Let me start by saying that in writing this post I am in no way trying to be sacrilegious or disrespectful to anyone’s religious preference I am just sorting through my own feelings and wanted to share them.
It has almost been a month since Prince’s passing and like many of my peers and his fans, I am still in a state of disbelief bordering on denial. Sadly, no matter how much I try to deny it, his death has been confirmed everyday since it was reported and there is nothing we can do about it.
I have never experienced this sort of mourning and I have to admit I was a little confused by it maybe even a little uncomfortable with it. I have mourned the passing of celebrities before (some I even knew personally) but it was nothing like this. Then I realized I had never had this sort of affinity for anyone as I had for Prince. I mean, I knew as much about him as any of his fans possibly even less and yet as little as I knew about the man, I knew his music (which was in essence his heart) and that was all I needed to know. So when he died I felt a little lost, as I’ve said in previous posts, he was one of the few consistent beings in my life.
As I struggle with my thoughts and these words, I appreciate your patience in reading this post. I hope I don’t start to ramble.

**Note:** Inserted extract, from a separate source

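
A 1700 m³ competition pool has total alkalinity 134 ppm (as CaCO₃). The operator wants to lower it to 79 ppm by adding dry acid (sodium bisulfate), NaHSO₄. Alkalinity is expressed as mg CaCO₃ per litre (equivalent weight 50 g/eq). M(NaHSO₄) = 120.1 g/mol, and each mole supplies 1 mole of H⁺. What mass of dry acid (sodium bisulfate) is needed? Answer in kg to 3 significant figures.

225 kg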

Let me continue
As I watched his fans unite over social media and pilgrimage to Paisley Park just to honor his memories, I started to think “his death is like a religious experience.” I am not trying to compare him to Jesus but only that his presence in the lives of so many people seemed life changing in the wake of his death. For me personally, music just doesn’t seem the same to me anymore, to be honest nothing seems quite the same to me anymore.
As I scrolled through my social media feeds I saw the comfort and I ALSO saw the conflict. In this POST-Prince world I find myself responding differently to the conflict and accordingly to the comfort by asking myself “What Would Prince Do?” He wouldn’t judge, he probably wouldn’t even respond and if he did it would be with such humor and candor it would be hard to get offended. Yes, indeed that’s what he would do.
Prince was as enigmatic as he was explicit. He was uncompromising as much as he was cooperative. He was charitable, he was humble, he was a Prince among Kings. I find it more than a coincidence that his name was Prince. I think it was divinely planned that way. I think it’s more than a trend that he has impacted that lives of so many in this experience that he called life. I don’t find it strange that in the wake of his death it was so easy to forget all the ill goings on in the world and focus on supporting and comforting the many soldiers in his Purple Army. We embraced his disciples as if they were our own family not wanting anything more than to provide the support they need to keep his life as impactful today as it was when he was alive. When I say disciples I mean the people he mentored and helped to define so that in his absence they would continue to share (spread) his love. I can’t begin to share the number of posts I’ve seen in all of their hopes, Paisley worshippers cried for his resurrection, prayed for a misunderstanding or pleaded for his return. It was as heartbreaking as it was touching.
As I struggle with my own acceptance of his death, I reflect upon the many life lessons I’ve learned by virtue of one of his many compositions. My reflection of him illuminated my energy and allowed my to attract those with the same purple light. He taught me about spirituality in the course of his own religious growth. He never asked that we follow him but he simply lead by example and for that we became a group of loyal believers.
People of all ages, backgrounds, religions, sexual preferences, social backgrounds and genders gathered at his musical revivals across the globe. As we watched him display every human emotion and urge known to man we still found him unworldly in his essence resulting in devout members to his alliance.
I know it may seem that I am about to cross a line but I promise that is not my intent but it wouldn’t surprise me that in some coming generation that they will be reading from the book of “Musicology”, pilgrimages to Paisley Park and purifying themselves in the waters of Lake Minnetonka while wearing purple gel bracelets with the symbolic acronym of WWPD (What Would Prince Do?) I mean how many men do you know that walked this earth and are recognized by a symbol. (hmmm, I see your wheels turning). Again let me clarify that I am not trying to compare Prince to any religious figure past or present but I am saying that his angelic presence and his impact on this culture are very similar by certain aspects. There is no denying that he truly was a son of God.
I have probably asked myself WWPD subconconsiously for years just based on my musical taste, fashion sense and humanitarian efforts but now I will probably make a more conscious effort into adopting characteristics that made him the celestial being he was to so many people.